Some days I feel talented, as if I had a future. Some days I feel like all my dreams will come true – horse and all.
But other days, most days this is not the case. Some days, the world is so far away. Utterly unreachable, as I crawl along the depths, clinging to things – leech-like. Some days I feel like I’m good at nothing and the world with people is more than I could bare or function.
This is not a new thing. I’ve been having this existential dread for many years now. But now it’s edging closer, tittering over the cliff.
As if everything is falling apart. As if I’m falling apart. As if I don’t know myself.
Sometimes, I feel like I suck at everything. Name anything good and I seem to be terrible at that. Somehow, some way. I know there’s always something better but it sometimes it seems that the whole world is better, that everyone is better.
Other times, I am afraid that I’ll be setting myself up for disappointment.

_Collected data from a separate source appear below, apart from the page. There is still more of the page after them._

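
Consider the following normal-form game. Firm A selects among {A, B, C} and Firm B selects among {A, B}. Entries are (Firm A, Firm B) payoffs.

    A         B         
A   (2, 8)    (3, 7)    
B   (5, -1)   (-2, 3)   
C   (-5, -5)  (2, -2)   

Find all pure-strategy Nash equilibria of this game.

No pure-strategy Nash equilibrium

Check mutual best responses: a cell is a NE iff neither player can gain by unilaterally deviating.
Firm A's best responses — vs A: B (payoff 5); vs B: A (payoff 3).
Firm B's best responses — vs A: A (payoff 8); vs B: B (payoff 3); vs C: B (payoff -2).
No cell has both players best-responding. For instance, Firm A's best reply to A is B, but against B Firm B prefers B over A.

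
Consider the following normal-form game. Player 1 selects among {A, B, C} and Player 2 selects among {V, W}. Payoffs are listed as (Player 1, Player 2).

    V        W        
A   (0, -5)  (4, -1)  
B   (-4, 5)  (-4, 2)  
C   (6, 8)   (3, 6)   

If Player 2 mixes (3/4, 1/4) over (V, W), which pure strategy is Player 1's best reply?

C

Compute Player 1's expected payoff from each pure strategy against the given mix.
A: (3/4)·0 + (1/4)·4 = 1
B: (3/4)·(-4) + (1/4)·(-4) = -4
C: (3/4)·6 + (1/4)·3 = 21/4
Highest expected payoff is 21/4, from C.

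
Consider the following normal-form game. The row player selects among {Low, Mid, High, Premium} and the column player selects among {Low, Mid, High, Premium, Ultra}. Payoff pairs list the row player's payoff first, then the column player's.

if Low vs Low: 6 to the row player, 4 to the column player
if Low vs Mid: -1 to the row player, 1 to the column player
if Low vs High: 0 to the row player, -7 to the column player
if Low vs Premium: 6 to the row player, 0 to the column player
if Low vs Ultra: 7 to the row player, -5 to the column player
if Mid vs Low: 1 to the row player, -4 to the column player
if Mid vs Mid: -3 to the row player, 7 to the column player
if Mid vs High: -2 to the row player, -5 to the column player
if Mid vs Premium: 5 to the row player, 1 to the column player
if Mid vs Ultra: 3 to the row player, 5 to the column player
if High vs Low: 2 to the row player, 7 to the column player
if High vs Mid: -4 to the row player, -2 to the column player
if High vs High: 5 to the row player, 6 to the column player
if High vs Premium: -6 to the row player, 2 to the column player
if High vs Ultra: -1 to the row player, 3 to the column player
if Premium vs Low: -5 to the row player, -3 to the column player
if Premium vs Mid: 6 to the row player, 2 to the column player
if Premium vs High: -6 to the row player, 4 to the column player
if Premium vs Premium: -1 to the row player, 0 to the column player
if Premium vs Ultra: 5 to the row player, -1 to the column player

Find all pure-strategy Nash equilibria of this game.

Find each player's best response to every opponent strategy; NE are the intersections.
The row player's best responses — vs Low: Low (payoff 6); vs Mid: Premium (payoff 6); vs High: High (payoff 5); vs Premium: Low (payoff 6); vs Ultra: Low (payoff 7).
The column player's best responses — vs Low: Low (payoff 4); vs Mid: Mid (payoff 7); vs High: Low (payoff 7); vs Premium: High (payoff 4).
The only mutual best response is (Low, Low); neither player gains by switching there.

(Low, Low)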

Many years ago, I thought horses would be my thing. I thought I’ll be talented at it, thought that I’ll have some sort of magical, horse-whispereresque bond with a horse.
But that didn’t happen. Not even close. I found everyone around me progressing ahead while I lingered behind. The same story. The same damn story of my life. I became envious of those who had the talents and the privileges that I did not, but so desperately wanted. Seeing how one person can have the talents of several of yourself combined – that what took me years to do, she could do in mere months. Everyone else also seemed to progress – except me.
So, it was not to be. Maybe it’ll never be.
I’m not breathing, drowning in the depths of fear. For all there is to come. For all the unanswered dreams, taunting me. Of the future and all his friends hand in hand, walking zombie-like towards me. For all the things that could’ve been – perhaps in another lifetime or universe or three or a gazillion – but are not, not in this lifetime, not in this universe.
I don’t know what to believe anymore. Positivity seems like naivety, a tool for children – innocent and unburdened by the realities of the world. When the world was coloured with wax crayons rather than black and white film, shades of monotone. When everything was vivid. When everything was possible.
Sometimes nothing seems possible anymore and all I want is the world that is already far away to just go away altogether. What’s the point to anything really? If everyone is better at everything. If you’re always the one standing alone because no one seems to understand. If you don’t understand yourself.
Some days, everything seems impossible. I barely know what I want anymore. I always thought that horses would make me happy but I’m not sure if that’s true anymore.